Why pay for satellite?
September 6, 2013Forget bricks and mortar: satellites are the type of infrastructure the modern world just can't live without. And it's not just about cable TVs and mobile phones.
Satellites provide communication capabilities in search and rescue operations, they deliver utilities to energy networks and financial markets, they can help track and enforce fishing and agricultural policies.
In fact, the European satellite industry reckons those little white boxes floating around the earth provide EU member countries with 30 billion euro worth of socio-economic benefits per year.
Yet while politicians pay lip-service to the importance of Europe's satellite services, both operators and industry observers agree that infrastructure you can see and touch - like cables and fiber - are widely seen as something more worthy of government support.
"Satellites are a very marginalized voice," says Bruce Winhelt, head of Telecommunication Industries at the World Economic Forum, an independent economic advocacy group. "It's a little bit 'out of sight, out of mind,' I think, because you don't necessarily hold a satellite in your hand, but you hold a mobile phone in your hand."
Europe's satellite operators, represented by the European Satellite Operators Association (ESOA), agree the industry has a perception problem in Europe.
"These days, everyone's got a smartphone, an iPad, and every gadget you can think of," says ESOA secretary general, Aarti Holla. "Whereas space is pretty far away.
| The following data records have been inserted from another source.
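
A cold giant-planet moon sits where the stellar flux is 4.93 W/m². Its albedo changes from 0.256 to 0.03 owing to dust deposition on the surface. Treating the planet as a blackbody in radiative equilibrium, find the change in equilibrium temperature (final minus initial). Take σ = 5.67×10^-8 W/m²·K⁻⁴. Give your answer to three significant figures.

4.35 kelvin

With α = 0.256, T₁ = 63.42 K.
After:  T₂ = [4.930·0.97/(4σ)]^(1/4) = 67.76 K.
Change: 67.76 − 63.42 = 4.348 K.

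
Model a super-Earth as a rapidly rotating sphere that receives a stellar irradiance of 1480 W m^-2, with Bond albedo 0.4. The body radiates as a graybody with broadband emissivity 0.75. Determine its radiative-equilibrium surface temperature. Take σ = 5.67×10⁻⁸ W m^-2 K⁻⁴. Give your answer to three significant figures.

269 K

Absorbed flux (global mean): S(1−α)/4 = 1480·0.6/4 = 222.0 W m^-2.
Radiative balance εσT⁴ = 222.0 gives T = [222.0/(0.75·σ)]^(1/4) = 268.8 K.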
So we are a technology that people take for granted - half of the time they don't know that they are using it."
Thinking big
The low-profile nature of satellite technology can also lead to operators being left out in the cold when funding decisions are to be made.
It's small wonder, then, that the industry used this week's Satellite Day initiative in Brussels to hammer home its technology's ability to deliver EU policy priorities.
In particular, satellite operators want to be seen as an integrated part of the European Commission's "Connected Continent" effort to create a single European telecommunications market.
"We have one thing that no other technology has, and that's global reach," says Patrick McDougal from European satellite company, Inmarsat.
"You could see satellites as the most democratic infrastructure of them all, because we cover deserts, oceans, mountains as much as we do cities and hinterlands. So, when a telecommunications structure is not there or has been damaged, satellite communication is really the only default that's left," says McDougal.
That simple message - that satellites can deliver real social benefits – was the theme of Satellite Day.
Environmental activists spoke about ways in which satellite data can be used to develop and implement conservation projects, by revealing how land is used in remote areas.
Meanwhile the European Commission urged participants to engage with the policymaking process and to bring big ideas to the table.
"Let's use the technology [you have developed] as part of our foresighting," said Ann Glover, the chief scientific advisor to the European Commission. "Let's use it as part of our political decision making, and to be able to open up opportunities for us."
Talking trash
Yet satellite technology isn't all good news.
The problem of space debris - chunks of metal and discarded satellites orbiting the earth - is one that the industry has to confront. And perhaps the issue is being used as leverage against the industry when it calls for more recognition and cash.
There are now strict international standards in place to ensure that operators don't add to the problem. But space debris is also a reminder to policymakers that getting satellites into space, then getting them back down again, can be an expensive proposition.
"What we have at the moment is something like 6800 tons of mass in orbit," says Heiner Klinkrad, the head of the Space Debris Office with the European Space Agency. "Satellites can be ripped apart [by the debris]. Fragments are produced and that can cause more catastrophic collisions."
The solution? Getting European institutions to fund an expensive clean-up, in which chunks of metal are yanked out of orbit.
Moves like this don't come cheap.
And the satellite industry takes issue with the penny-pinching of European leaders, arguing the services they provide are of great strategic importance.
"We underpin the entire European space sector," says ESOA's Aarti Holla. "Yet at the same time we are constantly forced into a position of defending how we use our spectrum. There is more to it that that. One has to take a holistic approach."